Documentary of the Future
After watching The Wandering Earth, Liu Cixin told Guo Fan that the ideal appearance of science fiction in his mind should be like a documentary of future history to make it more meaningful. “When shooting the second film, we tried to produce a ‘documentary of the future,’ which was an important goal this time,” Guo Fan said.
To make the details of the film as authentic and rich as a documentary, Guo invited more than 20 scientists from institutions including the Chinese Academy of Sciences to serve as advisors for film production. Many cutting-edge technologies depicted in The Wandering Earth II are based on real developments. And the more imaginative scenes were carefully arranged one by one. Viewers were shocked by a space elevator stretching hundreds of kilometers from Earth to space and a giant space station falling from the sky with a massive ocean splash.
Moreover, the film introduced fundamental changes in art settings and props production. The impressive planetary propellers in the previous film were optimized in all aspects with amazing details and a more magnificent appearance. The improved spacesuit designed and produced by the prop team appeared more realistic. Combined, such details create a vivid and credible world for a sci-fi narrative.

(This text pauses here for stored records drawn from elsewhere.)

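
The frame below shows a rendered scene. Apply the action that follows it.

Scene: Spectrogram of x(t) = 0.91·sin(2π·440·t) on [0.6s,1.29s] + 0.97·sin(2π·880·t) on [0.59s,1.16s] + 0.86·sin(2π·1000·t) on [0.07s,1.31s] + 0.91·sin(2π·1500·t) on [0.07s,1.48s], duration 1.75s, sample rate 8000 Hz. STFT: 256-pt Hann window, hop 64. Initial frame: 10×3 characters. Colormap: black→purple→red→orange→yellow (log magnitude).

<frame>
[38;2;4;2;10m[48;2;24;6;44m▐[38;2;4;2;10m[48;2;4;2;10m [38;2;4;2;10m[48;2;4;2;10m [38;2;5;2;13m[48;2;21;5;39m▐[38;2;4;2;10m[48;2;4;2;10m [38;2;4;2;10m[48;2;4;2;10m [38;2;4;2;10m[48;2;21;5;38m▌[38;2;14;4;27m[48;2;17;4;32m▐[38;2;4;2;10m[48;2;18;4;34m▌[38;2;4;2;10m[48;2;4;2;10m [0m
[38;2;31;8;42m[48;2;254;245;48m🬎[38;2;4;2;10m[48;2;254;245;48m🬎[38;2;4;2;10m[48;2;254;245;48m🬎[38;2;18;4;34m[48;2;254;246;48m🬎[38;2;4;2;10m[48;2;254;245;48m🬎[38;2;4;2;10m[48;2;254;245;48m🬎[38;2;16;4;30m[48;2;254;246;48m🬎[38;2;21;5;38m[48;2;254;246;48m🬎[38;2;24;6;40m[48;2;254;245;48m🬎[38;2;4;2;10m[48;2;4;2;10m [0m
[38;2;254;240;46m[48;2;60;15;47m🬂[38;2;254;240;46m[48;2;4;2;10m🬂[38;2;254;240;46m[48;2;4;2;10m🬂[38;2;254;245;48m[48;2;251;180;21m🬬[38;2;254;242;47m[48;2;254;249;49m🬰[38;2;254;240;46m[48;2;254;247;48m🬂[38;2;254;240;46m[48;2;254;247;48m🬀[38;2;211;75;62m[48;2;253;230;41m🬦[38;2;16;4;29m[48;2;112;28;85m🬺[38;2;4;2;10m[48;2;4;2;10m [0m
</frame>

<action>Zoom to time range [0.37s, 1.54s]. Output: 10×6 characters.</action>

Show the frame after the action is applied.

<frame>
[38;2;4;2;10m[48;2;4;2;10m [38;2;4;2;10m[48;2;19;5;35m▌[38;2;4;2;10m[48;2;5;2;11m▐[38;2;4;2;10m[48;2;4;2;10m [38;2;4;2;10m[48;2;4;2;10m [38;2;4;2;10m[48;2;4;2;10m [38;2;4;2;10m[48;2;19;5;35m▌[38;2;4;2;10m[48;2;10;3;21m▌[38;2;17;4;32m[48;2;4;2;10m▌[38;2;4;2;10m[48;2;16;4;30m▌[0m
[38;2;4;2;10m[48;2;4;2;10m [38;2;4;2;10m[48;2;20;5;38m▌[38;2;5;2;12m[48;2;4;2;10m▌[38;2;4;2;10m[48;2;4;2;10m [38;2;4;2;10m[48;2;4;2;10m [38;2;4;2;10m[48;2;4;2;10m [38;2;4;2;10m[48;2;21;5;38m▌[38;2;4;2;10m[48;2;11;3;22m▌[38;2;4;2;10m[48;2;18;4;34m▐[38;2;4;2;10m[48;2;19;4;35m▌[0m
[38;2;4;2;10m[48;2;4;2;10m [38;2;4;2;10m[48;2;24;6;45m▌[38;2;4;2;10m[48;2;5;2;12m▐[38;2;4;2;10m[48;2;4;2;10m [38;2;4;2;10m[48;2;4;2;10m [38;2;4;2;10m[48;2;4;2;10m [38;2;4;2;10m[48;2;25;6;45m▌[38;2;4;2;10m[48;2;12;3;25m▌[38;2;4;2;10m[48;2;21;5;38m▐[38;2;4;2;10m[48;2;29;7;53m▌[0m
[38;2;5;2;12m[48;2;254;245;48m🬎[38;2;19;4;35m[48;2;254;246;48m🬎[38;2;6;2;13m[48;2;254;245;48m🬎[38;2;5;2;12m[48;2;254;245;48m🬎[38;2;5;2;12m[48;2;254;245;48m🬎[38;2;5;2;12m[48;2;254;245;48m🬎[38;2;19;5;36m[48;2;254;246;48m🬎[38;2;10;3;20m[48;2;254;245;48m🬎[38;2;16;4;30m[48;2;254;245;48m🬎[38;2;23;5;38m[48;2;243;195;47m🬆[0m
[38;2;4;2;11m[48;2;254;240;46m🬰[38;2;27;7;36m[48;2;254;245;48m🬒[38;2;8;2;17m[48;2;254;244;47m🬂[38;2;4;2;11m[48;2;254;244;47m🬂[38;2;5;2;12m[48;2;254;244;47m🬂[38;2;5;2;12m[48;2;254;244;47m🬂[38;2;45;11;49m[48;2;254;246;48m🬂[38;2;17;4;33m[48;2;254;240;46m🬰[38;2;53;13;39m[48;2;254;241;46m🬸[38;2;12;3;23m[48;2;76;18;83m🬲[0m
[38;2;4;2;10m[48;2;4;2;10m [38;2;32;8;28m[48;2;251;189;25m🬲[38;2;253;219;37m[48;2;20;5;38m🬎[38;2;253;218;37m[48;2;4;2;10m🬎[38;2;253;218;37m[48;2;4;2;10m🬎[38;2;253;218;37m[48;2;4;2;10m🬎[38;2;253;219;37m[48;2;19;5;36m🬎[38;2;253;219;37m[48;2;24;6;44m🬎[38;2;26;7;29m[48;2;250;172;18m🬷[38;2;4;2;10m[48;2;29;6;52m▌[0m
</frame>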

Guo Fan suggested that realization of imagination in the film is closely related to the country’s real economy and industry. He noted that many of the transformable engineering machines used by the UEG in The Wandering Earth II was made by Xuzhou Construction Machinery Group, a leading Chinese producer of construction machinery. “In addition to heavy machinery, we also excel at producing delicate and precise electronic devices,” said Guo.
As a sci-fi fan as well as a film director, Guo Fan knows how unique sci-fi films are and believes they can only be as strong as the country supporting them. “China’s technological advancements and growing national strength have given us more confidence to shoot sci-fi films,” he said. “The best days of Chinese sci-fi films are likely right around the corner.”